Оказывается, повешение издревле считалось одной из наиболее позорных казней. С точки зрения религиозного сознания, одновременно со смертью человека, с последним его вздохом душа отлетает на небо, начинается самостоятельное существование «личной души после смерти тела». Это «важное учение может быть прослежено, начиная от его грубых и первобытных проявлений у дикарей до его утверждения в недрах новейших религий. В последних вера в будущую жизнь является стимулом к добру, надеждой, поддерживающей человека в страданиях и перед страхом смерти, ответом на вечный вопрос о столь неравномерном распределении счастья и несчастья в настоящем мире, ответом в виде ожидания другого мира, где будут улажены все несправедливости» [120; 255]. Однако если человека казнят через повешение, то его душа не может покинуть тело, она мечется и, наконец, находит выход через анальное отверстие. Но, покидая тело таким образом, душа оскверняется. Отныне она обрекается на вечные страдания между тем и этим светом. Поэтому «в более позднее время, в средние века, повешение обыкновенно не применялось к благородным, так как оно считалось особенно обесчещивающим наказанием» [21; 106]. Очевидно, последнее обстоятельство могло склонять бессознательный выбор бунтарей в пользу казни всякого рода «благородных» именно через повешение.
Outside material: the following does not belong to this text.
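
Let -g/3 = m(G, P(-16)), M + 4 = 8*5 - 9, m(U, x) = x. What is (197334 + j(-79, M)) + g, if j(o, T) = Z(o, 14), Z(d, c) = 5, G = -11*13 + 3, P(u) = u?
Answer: 197387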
Необходимо также обратить внимание на вероисповедную мотивацию насильственных действий повстанцев. Среди пугачевцев было много старообрядцев, в то время как в рядах их противников преобладали сторонники официальной церкви, которые, с точки зрения старообрядцев, были еретиками, поэтому по отношению к ним использовалось повешение, лишавшее их надежды на Спасение. Не случаен, например, был призыв протопопа Аввакума к Алексею Михайловичу относительно ненавистного всем старообрядцам патриарха Никона: «Как бы, доброй царь, повесил бы его на высокое древо» [39; 268].

Стремлением лишить противников шансов на Спасение можно объяснять столь высокую распространенность данной расправы у пугачевцев. Казня противника так, а не иначе, они уничтожали его не только физически, но совершали надругательство и над душой казнимого. Нечто подобное можно обнаружить в поведении Ивана Грозного и опричников: «Не только убить, но и истребить потомство до последнего, чтобы некому было помянуть твою душу. Не только замучить здесь, на земле, но и обречь на вечную муку за гробом» [145; 94]. В результате многие опричные казни и убийства «совершались внезапно, в самый неожиданный для жертвы момент – в суде, в приказе, на улице или на рынке. Делалось это, очевидно, для того, чтобы приговоренный к смерти не успел покаяться и получить отпущение грехов... Можно представить себе, какой ужас вызывали эти казни, которые не только лишали людей жизни, но и создавали угрозу спасению их душ» [131; 194].

Обратим внимание на любопытное обстоятельство, отмеченное А. С. Пушкиным. После взятия повстанцами Саратова «Пугачев повесил всех дворян, попавшихся в его руки, и запретил хоронить тела» [93; 74]. Подобное неоднократно фиксировали и источники по истории пугачевского бунта. Например, в показаниях Гурьяна Феклистова сообщается о расправе крестьян над своей помещицей, которая была «до них немилостива и зла». После многочисленных издевательств «тело ее отъвезли в лес и оставили... без погребения». Крестьянин Герасим Дементьев рассказал о повешении в селе Болкашина господской семьи, после чего «Максим Тиханов... тот же день снял тела с висилицы, брося на телегу, отвез в лес и в рову готовую, где копали глину, яму кинул, не закрыв нимало сверху землею» [90; 10, 114, 116].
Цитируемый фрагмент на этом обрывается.